In summary, the internuclear collaboration multithreading PMU event monitoring devices of the invention based on inserting label, using transporting Calculate and label is inserted in core, the method that control core establishes PMU monitoring services, realize the flexible control of performance monitoring, lifted The monitoring efficiencies of concurrent program PMU events.

The present invention inserts label on arithmetic core, establishes thread-level PMU monitoring services, and take principal and subordinate's collaboration Performance data monitoring scheme.The internuclear collaboration multithreading PMU event monitoring devices based on inserting label of the present invention, utilize the free time Control core realize synergisticing performance monitoring function to whole chip, data communication overhead is small, the application to arithmetic core The influence of performance is substantially negligible.

Furthermore, it is necessary to explanation, unless stated otherwise or is pointed out, the otherwise term in specification " first ", " the Two ", the description such as " 3rd " is used only for distinguishing each component in specification, element, step etc., each without being intended to indicate that Logical relation or ordinal relation between component, element, step etc..

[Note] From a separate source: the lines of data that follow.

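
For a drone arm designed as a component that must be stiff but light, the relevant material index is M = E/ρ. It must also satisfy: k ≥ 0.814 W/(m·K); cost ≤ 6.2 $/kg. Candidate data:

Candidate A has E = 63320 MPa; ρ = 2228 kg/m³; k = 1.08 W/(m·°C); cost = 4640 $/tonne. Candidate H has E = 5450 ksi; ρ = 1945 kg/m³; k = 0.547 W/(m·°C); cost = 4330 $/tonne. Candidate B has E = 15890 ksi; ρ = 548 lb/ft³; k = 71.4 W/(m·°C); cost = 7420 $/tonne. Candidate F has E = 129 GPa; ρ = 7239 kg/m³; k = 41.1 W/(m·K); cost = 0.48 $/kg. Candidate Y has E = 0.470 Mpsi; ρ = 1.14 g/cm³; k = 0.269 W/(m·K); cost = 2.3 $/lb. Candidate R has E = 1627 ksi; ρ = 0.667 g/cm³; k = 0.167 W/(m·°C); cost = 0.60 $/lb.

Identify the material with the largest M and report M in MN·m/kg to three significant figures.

candidate A, M = 28.4 MN·m/kg

Screen on constraints: k ≥ 0.814 W/(m·K); cost ≤ 6.2 $/kg. Survivors: candidate A, candidate F.
Normalizing units and computing the index:
  candidate A: E = 63.32 GPa, ρ = 2228 kg/m³
  candidate F: E = 129.0 GPa, ρ = 7239 kg/m³
  candidate A: M = 28.4 MN·m/kg
  candidate F: M = 17.8 MN·m/kg
The maximum is for candidate A.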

It is understood that although the present invention is disclosed as above with preferred embodiment, but above-described embodiment and it is not used to Limit the present invention.For any those skilled in the art, without departing from the scope of the technical proposal of the invention, Many possible changes and modifications are all made to technical solution of the present invention using the technology contents of the disclosure above, or are revised as With the equivalent embodiment of change.Therefore, every content without departing from technical solution of the present invention, the technical spirit pair according to the present invention Any simple modifications, equivalents, and modifications made for any of the above embodiments, still fall within the scope of technical solution of the present invention protection It is interior.

Claims

1. a kind of internuclear collaboration multithreading PMU event monitoring methods based on inserting label, the internuclear collaboration multithreading PMU things Part monitoring method is used for the program feature monitoring for realizing whole chip using PMU Monitoring Datas on isomery many-core processor, different Structure many-core processor includes being used to perform the arithmetic core for calculating operation and the operation control for performing control and service operations Core；It is characterized in that the internuclear collaboration multithreading PMU event monitoring methods include：

The specified location insertion positioning label in the arithmetic core program of multiple tasks, for registering the configuration of performance count event Information, and perceive the perform track of arithmetic core program；Arithmetic core is touched within a predetermined period of time in operation control core Positioning label in program, according to the information of positioning label record, the monitoring scan service on arithmetic core is controlled to carry out multiple The configuration and read-write of the arithmetic core performance counter of task, and the performance count serviced to getting is handled by Monitoring Data Device value carries out statistical disposition, forming properties counting event record；

Operation control core sets the thread performance event of concern run on each arithmetic core；

Initialize the PMU of the thread run on each arithmetic core；

Label is inserted on the thread run on each arithmetic core, wherein the label is inserted into the pre-determined bit of each thread Put, and the label of the inserting is used for the execution for the configuration information and perception arithmetic core program for registering performance count event Track；

Inserting label on the thread that operation control core is run on each arithmetic core is pellucidly collected from the background returns in real time The data returned；

The data that finishing analysis return in operation control core set are monitored with execution performance；

Recorded according to data results forming properties counting event.